Greenpeace founder Dorothy Stowe is dead

Last Updated 24 July 2010, 03:48 IST

She and her husband founded the environmental movement here in 1971 along  with Jim Bohlen who also died just three weeks ago.Stowe was suffering from kidney disease, leukemia and diabetes and died at the University of British Columbia hospital here.

A Rhode Island native, Dorothy and her husband Irving Stowe - who died of cancer in 1974 - moved to Vancouver in 1966 to escape "atomic fallout from nuclear tests in Polynesia and avoid contributing to nuclear proliferation by paying taxes".

The Stowe couple met Jim Bohlen and his wife Marie Bohlen here and joined hands with them to plot protests against the  American decision to test nuclear bombs on Amchitka Island, off the coast of Alaska in 1970.

Their protest group named 'Don't Make a Wave Committee' was soon to become the worldwide Greenpeace movement.

"Who knew that four people at a kitchen table could give rise to a movement that has offices in 40 countries? You couldn't possibly have predicted it," Dorothy Stowe said after the death of her co-founder Jim Bohlen three weeks ago.

To make their maiden "peacenik" message loud and clear, they decided to sent a protest ship to the test zone in 1971.

The two "peacenik" couples and their friends raised money through a benefit concert to charter the ship called the Phyllis Cormack from Vancouver to the nuclear test site in Alaska.

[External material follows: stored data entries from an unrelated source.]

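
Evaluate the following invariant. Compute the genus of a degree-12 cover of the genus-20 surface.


For an n-sheeted cover: chi(E) = n * chi(B).
chi(Sigma_20) = 2 - 2*20 = -38.
chi(E) = 12 * (-38) = -456.
genus(E) = (2 - chi(E))/2 = (2 - (-456))/2 = 458/2 = 229

229


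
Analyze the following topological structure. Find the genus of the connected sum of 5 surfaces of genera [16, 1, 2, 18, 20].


Genus is additive under connected sum of orientable surfaces.
g = 16 + 1 + 2 + 18 + 20 = 57

57


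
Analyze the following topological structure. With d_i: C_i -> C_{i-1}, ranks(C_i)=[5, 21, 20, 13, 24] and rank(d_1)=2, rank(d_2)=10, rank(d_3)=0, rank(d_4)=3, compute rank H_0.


rank H_k = rank(ker d_k) - rank(im d_{k+1}).
rank(ker d_0) = rank(C_0) - rank(d_0) = 5 - 0 = 5.
rank(im d_{0+1}) = 2.
rank H_0 = 5 - 2 = 3

3


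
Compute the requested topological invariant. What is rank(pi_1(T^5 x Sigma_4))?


pi_1(A x B) = pi_1(A) x pi_1(B); rank of abelianization = b_1.
b_1(T^5) = 5, b_1(Sigma_4) = 2*4 = 8.
b_1(product) = 5 + 8 = 13

13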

Though the protest ship was stopped by the US Coast Guard from reaching the test site, the US government was forced to halt further nuclear experiments after only three tests.
She and her husband took their surname Stowe from American abolitionist author Harriet Beecher Stowe who penned the 19th century's best selling anti-slavery novel 'Uncle Tom's Cabin.'

The "peacenik" couple had said that they moved to Vancouver from Providence, Rhode Island, for fear of radiation fall-out from nuclear tests in Polynesia and Stowe was suffering from kidney disease, leukemia and diabetes and died at the University of British Columbia hospital here. Her husband Irving had died of cancer in 1974.

The Greenpeace movement is now led by Indian-origin South African Kumi Naidoo who is the movement's international executive director.

Apart from the Greenpeace movement, Vancouver is also the birthplace of the global marijuana movement.